Secondly, the Kremlin wants “to maintain legitimacy among political elites and the wider electorate by ensuring good turnout, a credible outcome of the vote, and limited reports of any electoral irregularities”
And thirdly, it wants to avoid widespread protests such as those seen after the 2011 legislative election or in neighboring Belarus last year, Tursa said.
Tursa stated that major changes to the cabinet’s or government’s policy directions are unlikely because the program of the ruling party continues key areas like the well-being and development of Russia’s infrastructures, as well as protecting the country’s foreign interests.
Capital Economics’ emerging markets economist Liam Peach agreed that United Russia would retain its majority. However, he noted that the country’s “political background is fragile” which could lead to more government intervention in the economy.
Over the past five year, public support has fallen sharply for United Russia and President Putin is at a near-record low. In a Wednesday note, he suggested that the stagnation of real incomes in 2013 might have contributed to this.
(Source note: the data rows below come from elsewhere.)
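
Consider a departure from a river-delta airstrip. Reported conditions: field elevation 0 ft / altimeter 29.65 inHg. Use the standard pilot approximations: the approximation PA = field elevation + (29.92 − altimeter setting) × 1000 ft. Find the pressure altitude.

Pressure correction = (29.92 − 29.65) × 1000 = +270 ft.
Pressure altitude = 0 + (+270) = 270 ft.

270 ft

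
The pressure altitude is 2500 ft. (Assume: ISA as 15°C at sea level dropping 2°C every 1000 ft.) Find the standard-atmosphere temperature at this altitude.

10°C

ISA temperature = 15 − 2 × (2500/1000) = 15 − 5 = 10°C.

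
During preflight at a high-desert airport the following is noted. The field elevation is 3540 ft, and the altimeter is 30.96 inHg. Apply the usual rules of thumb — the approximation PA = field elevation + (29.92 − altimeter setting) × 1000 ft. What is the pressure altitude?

Pressure correction = (29.92 − 30.96) × 1000 = -1040 ft.
Pressure altitude = 3540 + (-1040) = 2500 ft.

2500 ft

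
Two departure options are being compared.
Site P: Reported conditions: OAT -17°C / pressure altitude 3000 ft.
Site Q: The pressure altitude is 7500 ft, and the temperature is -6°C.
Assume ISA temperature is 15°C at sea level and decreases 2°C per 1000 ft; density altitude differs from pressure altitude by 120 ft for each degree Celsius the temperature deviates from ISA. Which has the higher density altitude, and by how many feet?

Site Q by 6900 ft

Site P: ISA temp = 9°C, deviation -26°C, DA = 3000 + 120 × (-26) = -120 ft.
Site Q: ISA temp = 0°C, deviation -6°C, DA = 7500 + 120 × (-6) = 6780 ft.
Site Q is higher by 6780 − (-120) = 6900 ft.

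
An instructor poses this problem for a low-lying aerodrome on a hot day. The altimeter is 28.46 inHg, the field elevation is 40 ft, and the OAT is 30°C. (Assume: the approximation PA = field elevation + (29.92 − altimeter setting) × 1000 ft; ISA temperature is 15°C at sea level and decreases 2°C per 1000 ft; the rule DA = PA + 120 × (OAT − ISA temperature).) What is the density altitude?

3660 ft

Pressure altitude = 40 + (29.92 − 28.46) × 1000 = 40 + (+1460) = 1500 ft.
ISA temperature at 1500 ft = 15 − 2 × (1500/1000) = 12°C.
ISA deviation = 30 − 12 = +18°C.
Density altitude = 1500 + 120 × (18) = 3660 ft.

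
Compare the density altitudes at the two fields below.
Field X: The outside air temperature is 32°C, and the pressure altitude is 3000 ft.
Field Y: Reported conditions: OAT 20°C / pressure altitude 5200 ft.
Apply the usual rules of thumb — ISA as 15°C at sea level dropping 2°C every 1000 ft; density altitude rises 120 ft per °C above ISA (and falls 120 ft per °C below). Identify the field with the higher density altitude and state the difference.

Field X: ISA temp = 9°C, deviation +23°C, DA = 3000 + 120 × 23 = 5760 ft.
Field Y: ISA temp = 4.6°C, deviation +15.4°C, DA = 5200 + 120 × 15.4 = 7048 ft.
Field Y is higher by 7048 − 5760 = 1288 ft.

Field Y by 1288 ft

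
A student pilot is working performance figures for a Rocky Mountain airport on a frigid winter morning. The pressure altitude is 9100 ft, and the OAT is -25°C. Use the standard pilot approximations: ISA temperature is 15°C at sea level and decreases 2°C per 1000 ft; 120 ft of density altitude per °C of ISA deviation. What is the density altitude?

6484 ft

ISA temperature at 9100 ft = 15 − 2 × (9100/1000) = -3.2°C.
ISA deviation = -25 − (-3.2) = -21.8°C.
Density altitude = 9100 + 120 × (-21.8) = 9100 + (-2616) = 6484 ft.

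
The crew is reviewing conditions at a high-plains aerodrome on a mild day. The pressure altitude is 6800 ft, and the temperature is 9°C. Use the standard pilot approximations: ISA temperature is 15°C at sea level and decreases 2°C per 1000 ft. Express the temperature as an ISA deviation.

ISA+7.6°C

ISA temperature at 6800 ft = 15 − 2 × (6800/1000) = 1.4°C.
Deviation = OAT − ISA = 9 − 1.4 = +7.6°C.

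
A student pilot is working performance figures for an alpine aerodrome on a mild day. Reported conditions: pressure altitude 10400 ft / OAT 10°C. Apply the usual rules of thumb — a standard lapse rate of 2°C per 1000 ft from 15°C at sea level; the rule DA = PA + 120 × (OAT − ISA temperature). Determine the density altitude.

12296 ft

ISA temperature at 10400 ft = 15 − 2 × (10400/1000) = -5.8°C.
ISA deviation = 10 − (-5.8) = +15.8°C.
Density altitude = 10400 + 120 × (15.8) = 10400 + (+1896) = 12296 ft.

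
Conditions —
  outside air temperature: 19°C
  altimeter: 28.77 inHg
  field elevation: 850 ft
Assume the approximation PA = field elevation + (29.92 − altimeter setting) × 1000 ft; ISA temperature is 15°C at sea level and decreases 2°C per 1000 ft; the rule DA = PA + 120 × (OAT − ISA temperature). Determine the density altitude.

Pressure altitude = 850 + (29.92 − 28.77) × 1000 = 850 + (+1150) = 2000 ft.
ISA temperature at 2000 ft = 15 − 2 × (2000/1000) = 11°C.
ISA deviation = 19 − 11 = +8°C.
Density altitude = 2000 + 120 × (8) = 2960 ft.

2960 ft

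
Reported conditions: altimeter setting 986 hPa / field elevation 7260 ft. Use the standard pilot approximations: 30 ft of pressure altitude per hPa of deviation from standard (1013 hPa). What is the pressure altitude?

8070 ft

Pressure correction = (1013 − 986) × 30 = +810 ft.
Pressure altitude = 7260 + (+810) = 8070 ft.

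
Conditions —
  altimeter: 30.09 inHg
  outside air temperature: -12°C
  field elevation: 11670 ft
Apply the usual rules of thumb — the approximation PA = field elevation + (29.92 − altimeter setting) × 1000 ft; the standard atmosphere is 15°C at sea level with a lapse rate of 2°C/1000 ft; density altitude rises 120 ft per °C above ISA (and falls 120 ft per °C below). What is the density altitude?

Pressure altitude = 11670 + (29.92 − 30.09) × 1000 = 11670 + (-170) = 11500 ft.
ISA temperature at 11500 ft = 15 − 2 × (11500/1000) = -8°C.
ISA deviation = -12 − (-8) = -4°C.
Density altitude = 11500 + 120 × (-4) = 11020 ft.

11020 ft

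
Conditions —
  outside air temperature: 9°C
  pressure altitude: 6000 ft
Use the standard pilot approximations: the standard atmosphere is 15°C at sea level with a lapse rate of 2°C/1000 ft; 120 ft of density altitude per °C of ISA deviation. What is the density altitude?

ISA temperature at 6000 ft = 15 − 2 × (6000/1000) = 3°C.
ISA deviation = 9 − 3 = +6°C.
Density altitude = 6000 + 120 × (6) = 6000 + (+720) = 6720 ft.

6720 ft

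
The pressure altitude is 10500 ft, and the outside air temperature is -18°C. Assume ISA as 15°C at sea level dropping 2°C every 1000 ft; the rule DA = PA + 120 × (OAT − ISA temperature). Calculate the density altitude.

9060 ft

ISA temperature at 10500 ft = 15 − 2 × (10500/1000) = -6°C.
ISA deviation = -18 − (-6) = -12°C.
Density altitude = 10500 + 120 × (-12) = 10500 + (-1440) = 9060 ft.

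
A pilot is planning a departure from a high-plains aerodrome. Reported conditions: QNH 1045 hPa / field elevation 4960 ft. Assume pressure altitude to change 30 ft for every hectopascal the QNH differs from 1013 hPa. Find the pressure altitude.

Pressure correction = (1013 − 1045) × 30 = -960 ft.
Pressure altitude = 4960 + (-960) = 4000 ft.

4000 ft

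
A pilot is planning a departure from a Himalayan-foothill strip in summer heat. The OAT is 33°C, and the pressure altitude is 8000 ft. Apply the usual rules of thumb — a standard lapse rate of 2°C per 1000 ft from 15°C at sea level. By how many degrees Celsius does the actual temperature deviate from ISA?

ISA+34°C

ISA temperature at 8000 ft = 15 − 2 × (8000/1000) = -1°C.
Deviation = OAT − ISA = 33 − (-1) = +34°C.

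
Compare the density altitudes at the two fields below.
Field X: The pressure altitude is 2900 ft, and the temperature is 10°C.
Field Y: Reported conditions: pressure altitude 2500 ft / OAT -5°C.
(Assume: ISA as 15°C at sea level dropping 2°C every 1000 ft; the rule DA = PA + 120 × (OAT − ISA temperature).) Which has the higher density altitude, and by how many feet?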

“A key implication of this tension is that the government has taken an increasingly interventionist approach in the economy in an effort to support households. Social welfare provision has been a major priority of the government. Before September’s election, cash payments were made to children and families as well as military personnel.
Peach said his team believed the emphasis on social support will become permanent in Russia.
Peach said that the shift toward higher social spending was rooted in the pre-pandemic period and was present alongside the plans of President Putin to amend Russia’s constitution. The crisis has passed, and the economy is recovering from the oil price rebound. It seems like the government now wants to revive these plans and push for higher living standards.